Smart homes: evolution, not revolution

Smart appliances beget a smart home, yet somehow we're still all flipping light switches. A promise unfulfilled -- or a quieter type of progress?

Tired of all the stories about how your home will be intelligent?

You know, the stories about how your house will turn off lights for you, tell you when the milk has spoiled and generally make Rosie the Robot look old-fashioned?

The fatigue has set in for us at SmartPlanet, too, even though we've contributed our fair share to the mix.

A little article in last week's New York Times demonstrates that though the biggest promises of home automation have yet to be fulfilled -- sorry, you still have to fold your own laundry -- changes are indeed occurring, right under our noses.

Sam Grobart writes that Nest Labs' innovative thermostat ( we checked it out back in 2011 ), air-conditioner-maker Friedrich's "Kühl" line and Belkin's WeMo line of power appliances are adding network connectivity to previously dumb areas of your home.

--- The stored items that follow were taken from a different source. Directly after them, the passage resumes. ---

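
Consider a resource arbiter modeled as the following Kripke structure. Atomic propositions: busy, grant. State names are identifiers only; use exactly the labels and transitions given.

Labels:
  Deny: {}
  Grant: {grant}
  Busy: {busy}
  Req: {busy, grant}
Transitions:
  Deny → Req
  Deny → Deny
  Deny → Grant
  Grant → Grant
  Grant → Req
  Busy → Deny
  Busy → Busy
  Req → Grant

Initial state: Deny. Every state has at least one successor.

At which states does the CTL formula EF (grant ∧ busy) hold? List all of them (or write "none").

States satisfying grant ∧ busy: {Req}.
States satisfying EF (grant ∧ busy): {Deny, Grant, Busy, Req}.

{Deny, Grant, Busy, Req}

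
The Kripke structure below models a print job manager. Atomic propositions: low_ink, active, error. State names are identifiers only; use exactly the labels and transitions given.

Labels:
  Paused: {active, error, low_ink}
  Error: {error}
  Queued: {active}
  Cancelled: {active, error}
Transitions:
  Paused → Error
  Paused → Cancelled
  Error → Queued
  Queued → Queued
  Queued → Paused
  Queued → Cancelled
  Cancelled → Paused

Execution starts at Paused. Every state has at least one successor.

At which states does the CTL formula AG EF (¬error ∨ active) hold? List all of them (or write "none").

States satisfying EF (¬error ∨ active): {Paused, Error, Queued, Cancelled}.
States satisfying AG EF (¬error ∨ active): {Paused, Error, Queued, Cancelled}.

{Paused, Error, Queued, Cancelled}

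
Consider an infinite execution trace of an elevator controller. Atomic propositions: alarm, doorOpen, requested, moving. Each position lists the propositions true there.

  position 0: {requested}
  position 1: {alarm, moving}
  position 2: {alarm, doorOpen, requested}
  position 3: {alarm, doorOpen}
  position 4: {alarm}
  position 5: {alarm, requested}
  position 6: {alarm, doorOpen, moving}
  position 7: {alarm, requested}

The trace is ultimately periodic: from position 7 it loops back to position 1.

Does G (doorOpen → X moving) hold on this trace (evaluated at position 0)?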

Suddenly, you can control your HVAC, lights and appliances from your smartphone -- no Rosie necessary.

And it's not just a matter of changing the way you interact with your home; it can be far more subtle.

Grobart writes:

Many appliance manufacturers are looking into making maintenance and repair a cheaper, more efficient process, and Wi-Fi can help with that.

Imagine you have a refrigerator with an onboard diagnostic computer. The computer, with its sensors and algorithms, can tell that a fan belt is about to fail because of a variation in the fan speed.

Armed with that data and a wireless connection to the Internet, your refrigerator sends a message to the manufacturer to mail a new belt to your home address and call you to schedule a service call. The repair professional will then arrive knowing what has to be done, with the new part already on hand.

There have been many "smart" appliances proposed, but the best ones are the least jarring, preserving the user's experience but fundamentally changing its effects. At home, intelligence is an evolution, not a revolution.